What I expected to happen:
The correct answer given is : pattern= r"(https?)://([\w-.]+)/?(.*)"
but why is that when I add \b at the end ( to specify end of string ), it says my output is wrong?
What actually happened:
Value of url_parts is not what we expected.
Although it’s tricky to spot the difference, there is a difference in output. Here is the code I used to figure out the difference between using
\b and not using it:
pattern1 = r'(https?)://([\w.\-]+)/?(.*)'
pattern2 = r'(https?)://([\w.\-]+)/?(.*)\b'
test_url_parts1 = test_urls.str.extract(pattern1, flags=re.I)
test_url_parts2 = test_urls.str.extract(pattern2, flags=re.I)
df_diff = pd.merge(test_url_parts1, test_url_parts2, how='outer', indicator='Exist')
df_diff = df_diff.loc[df_diff['Exist'] != 'both']

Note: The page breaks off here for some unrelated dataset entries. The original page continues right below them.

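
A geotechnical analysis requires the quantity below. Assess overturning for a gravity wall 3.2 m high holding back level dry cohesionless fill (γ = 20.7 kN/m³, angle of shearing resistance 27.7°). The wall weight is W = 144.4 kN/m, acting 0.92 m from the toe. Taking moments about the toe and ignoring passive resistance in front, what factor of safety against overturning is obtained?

3.22

K_a = tan²(45° − 27.7°/2) = 0.3653.
P_a = ½K_aγH² = 0.5×0.3653×20.7×3.2² = 38.72 kN/m, acting at H/3 = 1.067 m above the base.
Overturning moment M_o = P_a × H/3 = 38.72 × 1.067 = 41.30.
Resisting moment M_r = W × 0.92 = 144.4 × 0.92 = 132.8.
FS_overturning = M_r/M_o = 132.8/41.30 = 3.217.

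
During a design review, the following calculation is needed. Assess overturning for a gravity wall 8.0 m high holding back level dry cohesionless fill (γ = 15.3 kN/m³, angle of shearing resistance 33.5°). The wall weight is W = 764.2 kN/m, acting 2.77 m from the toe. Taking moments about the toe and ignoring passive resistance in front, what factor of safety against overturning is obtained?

K_a = tan²(45° − 33.5°/2) = 0.2887.
P_a = ½K_aγH² = 0.5×0.2887×15.3×8.0² = 141.4 kN/m, acting at H/3 = 2.667 m above the base.
Overturning moment M_o = P_a × H/3 = 141.4 × 2.667 = 376.9.
Resisting moment M_r = W × 2.77 = 764.2 × 2.77 = 2117.
FS_overturning = M_r/M_o = 2117/376.9 = 5.616.

5.62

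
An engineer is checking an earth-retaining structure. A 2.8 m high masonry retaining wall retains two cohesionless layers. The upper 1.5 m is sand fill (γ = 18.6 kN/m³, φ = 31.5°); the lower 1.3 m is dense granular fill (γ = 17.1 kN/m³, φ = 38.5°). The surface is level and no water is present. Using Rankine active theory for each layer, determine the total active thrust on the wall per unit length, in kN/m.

K_a1 = tan²(45°−31.5°/2) = 0.3136; K_a2 = tan²(45°−38.5°/2) = 0.2327.
Layer 1: σ at base = K_a1 γ₁ h₁ = 8.750 kPa; P₁ = ½×8.750×1.5 = 6.563.
Layer 2: σ_v at top = γ₁h₁ = 27.90; σ_h top = K_a2×27.90 = 6.491; σ_h base = K_a2×(27.90+17.1×1.3) = 11.66.
P₂ = ½(6.491+11.66)×1.3 = 11.80. Total P_a = 6.563+11.80 = 18.36 kN/m.

18.4 kN/m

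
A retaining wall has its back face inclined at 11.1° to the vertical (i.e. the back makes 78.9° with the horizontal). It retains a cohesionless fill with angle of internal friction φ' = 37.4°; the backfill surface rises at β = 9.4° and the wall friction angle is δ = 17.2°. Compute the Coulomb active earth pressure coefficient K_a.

K_a = sin²(α+φ) / [sin²α · sin(α−δ) · (1 + √{sin(φ+δ)sin(φ−β) / (sin(α−δ)sin(α+β))})²].
With α = 78.9°, φ = 37.4°, δ = 17.2°, β = 9.4°: K_a = 0.3442.

0.344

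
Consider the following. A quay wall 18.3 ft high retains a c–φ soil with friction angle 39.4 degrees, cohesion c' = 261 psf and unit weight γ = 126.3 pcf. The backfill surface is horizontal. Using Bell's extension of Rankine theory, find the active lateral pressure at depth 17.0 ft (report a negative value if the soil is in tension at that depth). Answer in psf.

233 psf

K_a = (1 − sin φ)/(1 + sin φ) = 0.2234.
σ_a = K_a γ z − 2c√K_a = 0.2234×126.3×17.0 − 2×261×0.4727 = 233.0 psf.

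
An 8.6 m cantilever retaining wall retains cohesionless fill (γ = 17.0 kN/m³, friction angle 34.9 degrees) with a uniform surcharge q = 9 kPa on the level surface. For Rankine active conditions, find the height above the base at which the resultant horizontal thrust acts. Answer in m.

K_a = 0.2721.
Triangular part P₁ = ½K_aγH² = 171.1 at H/3 = 2.867 m; rectangular part P₂ = K_a q H = 21.06 at H/2 = 4.300 m.
ȳ = (P₁·2.867 + P₂·4.300)/(P₁+P₂) = 3.024 m.

3.02 m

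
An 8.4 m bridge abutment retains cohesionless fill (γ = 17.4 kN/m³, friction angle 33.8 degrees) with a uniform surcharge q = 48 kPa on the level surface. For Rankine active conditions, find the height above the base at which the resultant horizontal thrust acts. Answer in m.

K_a = 0.2851.
Triangular part P₁ = ½K_aγH² = 175.0 at H/3 = 2.800 m; rectangular part P₂ = K_a q H = 115.0 at H/2 = 4.200 m.
ȳ = (P₁·2.800 + P₂·4.200)/(P₁+P₂) = 3.355 m.

3.36 m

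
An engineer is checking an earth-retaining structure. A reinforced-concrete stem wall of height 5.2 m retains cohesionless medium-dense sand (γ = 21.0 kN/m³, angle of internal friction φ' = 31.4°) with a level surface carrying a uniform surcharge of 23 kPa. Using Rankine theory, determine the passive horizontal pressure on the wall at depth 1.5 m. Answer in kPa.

K_p = (1 + sin φ)/(1 − sin φ) = 3.175.
σ_v = γz + q = 21.0 × 1.5 + 23 = 54.50 kPa.
σ_h = K_p σ_v = 3.175 × 54.50 = 173.1 kPa.

173 kPa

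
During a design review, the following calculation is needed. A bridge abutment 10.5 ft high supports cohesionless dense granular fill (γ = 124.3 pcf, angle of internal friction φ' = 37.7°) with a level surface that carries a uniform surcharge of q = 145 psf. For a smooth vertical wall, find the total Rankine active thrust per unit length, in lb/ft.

2020 lb/ft

K_a = tan²(45° − φ/2) = 0.2411.
Soil triangle: ½ K_a γ H² = 0.5×0.2411×124.3×10.5² = 1652 lb/ft.
Surcharge rectangle: K_a q H = 0.2411×145×10.5 = 367.0 lb/ft.
Total = 1652 + 367.0 = 2019 lb/ft.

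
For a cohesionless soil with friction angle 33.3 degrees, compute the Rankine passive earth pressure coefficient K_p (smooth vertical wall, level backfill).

3.43

K_p = (1 + sin φ)/(1 − sin φ) = tan²(45° + 33.3°/2) = 3.435.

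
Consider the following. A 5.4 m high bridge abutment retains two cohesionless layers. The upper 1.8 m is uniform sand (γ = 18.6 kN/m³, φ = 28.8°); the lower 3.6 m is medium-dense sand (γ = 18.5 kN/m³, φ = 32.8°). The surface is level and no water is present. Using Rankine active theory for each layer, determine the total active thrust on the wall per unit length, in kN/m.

82.0 kN/m

K_a1 = tan²(45°−28.8°/2) = 0.3498; K_a2 = tan²(45°−32.8°/2) = 0.2973.
Layer 1: σ at base = K_a1 γ₁ h₁ = 11.71 kPa; P₁ = ½×11.71×1.8 = 10.54.
Layer 2: σ_v at top = γ₁h₁ = 33.48; σ_h top = K_a2×33.48 = 9.952; σ_h base = K_a2×(33.48+18.5×3.6) = 29.75.
P₂ = ½(9.952+29.75)×3.6 = 71.46. Total P_a = 10.54+71.46 = 82.00 kN/m.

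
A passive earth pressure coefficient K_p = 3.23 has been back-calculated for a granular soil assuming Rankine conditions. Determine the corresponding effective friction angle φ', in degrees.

31.8°

K_p = (1+sin φ)/(1−sin φ) ⇒ sin φ = (K_p − 1)/(K_p + 1) = 0.5272.
φ = arcsin(0.5272) = 31.82°.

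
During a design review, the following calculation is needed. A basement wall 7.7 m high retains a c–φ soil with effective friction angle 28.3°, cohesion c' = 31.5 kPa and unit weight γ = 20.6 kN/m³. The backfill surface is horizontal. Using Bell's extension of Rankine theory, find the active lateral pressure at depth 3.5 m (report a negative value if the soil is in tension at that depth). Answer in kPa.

-11.9 kPa

K_a = (1 − sin φ)/(1 + sin φ) = 0.3568.
σ_a = K_a γ z − 2c√K_a = 0.3568×20.6×3.5 − 2×31.5×0.5973 = -11.91 kPa.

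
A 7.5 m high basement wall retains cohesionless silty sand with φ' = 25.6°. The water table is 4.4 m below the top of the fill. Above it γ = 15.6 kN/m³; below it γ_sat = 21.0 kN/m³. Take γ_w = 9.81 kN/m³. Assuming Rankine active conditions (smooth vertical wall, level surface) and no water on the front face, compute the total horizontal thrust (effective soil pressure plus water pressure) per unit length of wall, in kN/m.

213 kN/m

K_a = tan²(45° − φ/2) = 0.3966.
γ' = 21.0 − 9.81 = 11.19 kN/m³. Depth below WT = 3.1 m.
σ'_h at WT = K_a γ d_w = 27.22 kPa; at base = 27.22 + K_a γ' × 3.1 = 40.98 kPa.
P₁ (0–4.4 m) = ½×27.22×4.4 = 59.88. P₂ (4.4–7.5 m) = ½(27.22+40.98)×3.1 = 105.7.
P_w = ½ γ_w h₂² = 0.5×9.81×3.1² = 47.14. Total = 59.88+105.7+47.14 = 212.7 kN/m.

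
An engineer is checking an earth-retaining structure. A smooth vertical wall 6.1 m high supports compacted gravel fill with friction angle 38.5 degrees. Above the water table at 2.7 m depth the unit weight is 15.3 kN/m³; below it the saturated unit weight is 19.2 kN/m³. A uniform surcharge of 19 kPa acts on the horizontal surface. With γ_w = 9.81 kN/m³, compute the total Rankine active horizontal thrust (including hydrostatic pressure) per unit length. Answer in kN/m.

142 kN/m

K_a = tan²(45° − φ/2) = 0.2327.
γ' = 19.2 − 9.81 = 9.390 kN/m³. h₂ = H − d_w = 3.4 m.
σ'_h: at surface K_a·q = 4.420; at WT K_a(q+γd_w) = 14.03; at base K_a(q+γd_w+γ'h₂) = 21.46 kPa.
P₁ = ½(4.420+14.03)×2.7 = 24.91; P₂ = ½(14.03+21.46)×3.4 = 60.33; P_w = ½γ_w h₂² = 56.70.
Total = 24.91+60.33+56.70 = 141.9 kN/m.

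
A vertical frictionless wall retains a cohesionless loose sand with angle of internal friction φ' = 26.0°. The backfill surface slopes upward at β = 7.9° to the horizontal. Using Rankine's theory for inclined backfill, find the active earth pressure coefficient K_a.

0.404

K_a = cos β · (cos β − √(cos²β − cos²φ)) / (cos β + √(cos²β − cos²φ)).
cos β = 0.9905, cos φ = 0.8988, √(cos²β − cos²φ) = 0.4163.
K_a = 0.9905 × (0.9905 − 0.4163)/(0.9905 + 0.4163) = 0.4043.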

Which produced the following result:
0 1 2 Exist
3 http evonomics.com advertising-cannot-maintain-internet-heres-solution/ left_only
10 http evonomics.com advertising-cannot-maintain-internet-heres-solution right_only
Now we can see the difference! Using a word boundary in our
pattern means it will not capture non-word characters like
/ at the end of the string which are part of the page path.